Extrachromosomal DNA (ecDNA) is a central mechanism for focal oncogene amplification in cancer, occurring in approximately 15% of early stage cancers and 30% of late-stage cancers. EcDNAs drive tumor formation, evolution, and drug resistance by dynamically modulating oncogene copy-number and rewiring gene-regulatory networks. Elucidating the genomic architecture of ecDNA amplifications is critical for understanding tumor pathology and developing more effective therapies.
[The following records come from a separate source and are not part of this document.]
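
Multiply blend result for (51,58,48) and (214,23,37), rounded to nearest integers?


Multiply: C = A×B/255, rounded to nearest integer
R: 51×214/255 = 10914/255 ≈ 42.800 → 43
G: 58×23/255 = 1334/255 ≈ 5.231 → 5
B: 48×37/255 = 1776/255 ≈ 6.965 → 7
= RGB(43, 5, 7)


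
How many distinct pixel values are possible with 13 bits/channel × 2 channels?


Total bits = 13 bits/channel × 2 channels = 26 bits
Distinct pixel values = 2^26
= 67,108,864 pixel values


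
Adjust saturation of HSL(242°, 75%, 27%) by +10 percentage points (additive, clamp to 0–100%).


Original S = 75%
Adjustment = +10 percentage points
New S = 75 + (10) = 85
Clamp to [0, 100] → 85
= HSL(242°, 85%, 27%)


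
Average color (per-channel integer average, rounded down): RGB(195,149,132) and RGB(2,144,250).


Midpoint: each channel = ⌊(C₁+C₂)/2⌋
R: ⌊(195+2)/2⌋ = 98
G: ⌊(149+144)/2⌋ = 146
B: ⌊(132+250)/2⌋ = 191
= RGB(98, 146, 191)


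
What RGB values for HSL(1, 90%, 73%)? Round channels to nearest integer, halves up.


H=1°, S=0.90, L=0.73
C = (1-|2L-1|)×S = (1-|0.46|)×0.90 = 0.486
H' = H/60 = 1/60 ≈ 0.0167; X = C×(1-|H' mod 2 - 1|) = 0.0081
m = L - C/2 = 0.73 - 0.243 = 0.487
Sector ⌊H'⌋ = 0 → (R',G',B') = (0.486, 0.0081, 0.0)
RGB = ((R'+m)×255, (G'+m)×255, (B'+m)×255) = (248.115, 126.2505, 124.185)
Round half up → RGB(248, 126, 124)


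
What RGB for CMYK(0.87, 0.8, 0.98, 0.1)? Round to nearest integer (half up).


R = 255 × (1-C) × (1-K) = 255 × 0.13 × 0.90 = 29.835 → 30
G = 255 × (1-M) × (1-K) = 255 × 0.20 × 0.90 = 45.9 → 46
B = 255 × (1-Y) × (1-K) = 255 × 0.02 × 0.90 = 4.59 → 5
= RGB(30, 46, 5)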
Paired-end short-read (Illumina) sequencing and mapping have been utilized to represent ecDNA amplifications using a breakpoint graph, where the inferred architecture of ecDNA is encoded as a cycle in the graph. Traversals of breakpoint graph have been used to successfully predict ecDNA presence in cancer samples. However, short-read technologies are intrinsically limited in the identification of breakpoints, phasing together of complex rearrangements and internal duplications, and deconvolution of cell-to-cell heterogeneity of ecDNA structures. Long-read technologies, such as from Oxford Nanopore Technologies, have the potential to improve inference as the longer reads are better at mapping structural variants and are more likely to span rearranged or duplicated regions. Here, we propose CoRAL (Complete Reconstruction of Amplifications with Long reads), for reconstructing ecDNA architectures using long-read data. CoRAL reconstructs likely cyclic architectures using quadratic programming that simultaneously optimizes parsimony of reconstruction, explained copy number, and consistency of long-read mapping. CoRAL substantially improves reconstructions in extensive simulations and 9 datasets from previously-characterized cell-lines as compared to previous short-read-based tools. As long-read usage becomes wide-spread, we anticipate that CoRAL will be a valuable tool for profiling the landscape and evolution of focal amplifications in tumors.
染色体外DNA(ecDNA)是癌症中局部癌基因扩增的核心机制,约15%的早期癌症和30%的晚期癌症中会出现。ecDNA通过动态调节癌基因拷贝数和重塑基因调控网络来驱动肿瘤形成、进化和耐药性。阐明ecDNA扩增的基因组结构对于理解肿瘤病理学和开发更有效的治疗方法至关重要。配对末端短读长(Illumina)测序和映射已被用于使用断点图来表示ecDNA扩增,其中ecDNA的推断结构被编码为图中的一个环。断点图的遍历已被用于成功预测癌症样本中ecDNA的存在。然而,短读长技术在断点识别、复杂重排和内部重复的相位拼接以及ecDNA结构的细胞间异质性解卷积方面存在内在局限性。长读长技术,如牛津纳米孔技术公司的技术,有可能改进推断,因为更长的读长在映射结构变异方面表现更好,并且更有可能跨越重排或重复区域。在这里,我们提出了CoRAL(使用长读长进行扩增的完整重建),用于使用长读长数据重建ecDNA结构。CoRAL使用二次规划重建可能的环状结构,该规划同时优化重建的简约性、解释的拷贝数和长读长映射的一致性。与以前基于短读长的工具相比,CoRAL在广泛的模拟和来自先前表征的细胞系的9个数据集中显著改进了重建。随着长读长的广泛使用,我们预计CoRAL将成为描绘肿瘤中局部扩增的格局和进化的有价值工具。